CTV's Ottawa Bureau Chief Robert Fife reported that 23 flights cancelled by the airline on Saturday were "due to pilots calling in sick," which also led to dozens of delays.

Half of the cancelled flights were out of Montreal, Fife said.

"Pilots Union refused to respond to AC's written requests to clarify it's not encouraging pilots to book off so AC went to CIRB," Fife tweeted late Saturday.

Fife noted Saturday night that Sunday will be an extremely busy travel day, as more families return from March break in Ontario, and travellers in British Columbia begin their holidays.

Earlier in the day, CTV News had confirmed that about a dozen pilots called in sick Saturday citing stress or fatigue as the reason for their absence.

Air Canada spokesperson Peter Fitzpatrick would only say the airline is facing "a number of operational challenges, including weather," during a peak travel weekend.

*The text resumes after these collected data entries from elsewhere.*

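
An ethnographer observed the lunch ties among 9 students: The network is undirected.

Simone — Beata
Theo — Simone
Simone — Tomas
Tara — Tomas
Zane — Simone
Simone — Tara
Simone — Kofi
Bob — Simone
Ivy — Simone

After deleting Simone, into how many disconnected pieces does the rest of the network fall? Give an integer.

Without Simone, the remaining ties split the others into: {Beata}; {Bob}; {Zane}; {Theo}; {Ivy}; {Tara, Tomas}; {Kofi}.
That's 7 separate components.

7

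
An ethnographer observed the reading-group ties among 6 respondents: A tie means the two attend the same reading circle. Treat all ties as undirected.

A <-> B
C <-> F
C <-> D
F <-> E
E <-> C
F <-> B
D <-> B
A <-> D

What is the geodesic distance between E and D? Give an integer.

One shortest route is E – C – D, which uses 2 edges, and E and D are not directly tied, so nothing shorter exists. So d(E,D) = 2.

2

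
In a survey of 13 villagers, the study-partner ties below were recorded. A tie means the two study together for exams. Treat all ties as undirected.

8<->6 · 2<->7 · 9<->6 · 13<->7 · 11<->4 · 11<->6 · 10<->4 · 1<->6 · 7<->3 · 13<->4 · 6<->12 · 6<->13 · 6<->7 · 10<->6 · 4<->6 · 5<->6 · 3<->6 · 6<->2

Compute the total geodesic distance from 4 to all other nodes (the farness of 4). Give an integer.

20

Distances from 4: 1:2, 2:2, 3:2, 5:2, 6:1, 7:2, 8:2, 9:2, 10:1, 11:1, 12:2, 13:1.
Sum = 2 + 2 + 2 + 2 + 1 + 2 + 2 + 2 + 1 + 1 + 2 + 1 = 20.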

"However, the vast majority of Air Canada employees are working hard to get our customers to destination safely," Fitzpatrick said Saturday afternoon in an email to

Air Canada posted warnings on its website Saturday about potential fog-related delays in Montreal, Toronto, Ottawa, New York and Boston.

The airline also warned of possible flight disruptions in St. John's, Nfld. because of freezing rain and in Las Vegas due to strong winds.

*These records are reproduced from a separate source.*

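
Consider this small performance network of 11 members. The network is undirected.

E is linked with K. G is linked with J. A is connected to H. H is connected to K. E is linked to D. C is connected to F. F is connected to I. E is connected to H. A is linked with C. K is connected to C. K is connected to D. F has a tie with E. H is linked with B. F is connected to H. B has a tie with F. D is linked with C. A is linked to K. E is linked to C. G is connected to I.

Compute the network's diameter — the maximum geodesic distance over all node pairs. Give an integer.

Eccentricity of each node (its greatest distance to any other): A:5, B:4, C:4, D:5, E:4, F:3, G:4, H:4, I:3, J:5, K:5.
The maximum eccentricity is 5, realized for instance by the pair K–J via K – C – F – I – G – J. So the diameter is 5.

5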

The cancellations and delays come days after letters revealed that some Air Canada pilots had threatened to slow down company operations in response to Ottawa blocking potential strike action with back-to-work legislation.

A bulletin sent out Friday evening by Jean-Marc Belanger, chair of the Air Canada Pilots Association, indicated that he would also be calling in sick due to stress.

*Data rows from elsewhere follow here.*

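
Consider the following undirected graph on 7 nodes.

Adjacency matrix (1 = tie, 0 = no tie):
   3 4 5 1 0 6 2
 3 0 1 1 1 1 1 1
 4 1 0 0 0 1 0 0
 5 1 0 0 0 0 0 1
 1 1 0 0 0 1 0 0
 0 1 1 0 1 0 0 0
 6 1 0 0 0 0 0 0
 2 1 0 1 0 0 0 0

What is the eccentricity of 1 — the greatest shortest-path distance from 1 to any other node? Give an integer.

2

Distances from 1: 0:1, 2:2, 3:1, 4:2, 5:2, 6:2.
The largest is 2 (to 4, 5, 6, and 2), so the eccentricity of 1 is 2.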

"Pilots, for public safety reasons can call in sick if they feel they're fatigued or tired," Fife noted earlier Saturday. "But they obviously can't call in if they're using it as part of a labour dispute or a work stoppage."

"Cancelled" notices lit up Air Canada flight boards just as thousands of Ontarians made their way home from their March Break vacations.

At Toronto's Pearson International Airport, the country's busiest travel hub, at least four flights from Montreal were delayed and two cancelled on Saturday afternoon.

Another flight, from Calgary to Toronto, was also cancelled, leaving would-be passenger and Liberal MP Jim Karygiannis stranded.

"We've got to come to a solution," Karygiannis. "Pilots can't just call in sick. The travelling public won't put up with it. A lot of people are frustrated and fed up."

Michael Levesque's flight from Las Vegas was cancelled Saturday, a move the airline told him was due to bad weather.

Levesque told CTV News that if "my flight doesn't take off tomorrow, I'm going to be a little more upset than I am right now."

Fife reported earlier Saturday afternoon that Air Canada had tried to get other pilots to come in to work.

Bill C-33, back-to-work legislation approved by the Senate on Thursday, ensures Air Canada's labour disputes will be sent to binding arbitration.

The bill covers disputes with two unions, one covering about 8,600 mechanics, baggage handlers and ground crew and the other covering about 3,000 pilots.

Airline management warned pilots this week that if they used sick days as part of a job action, they would face sanctions, including discharge.

Labour Minister Lisa Raitt said Saturday that if Air Canada believes the pilots were engaging in an illegal strike, "they can bring this matter to the Canada Industrial Relations Board."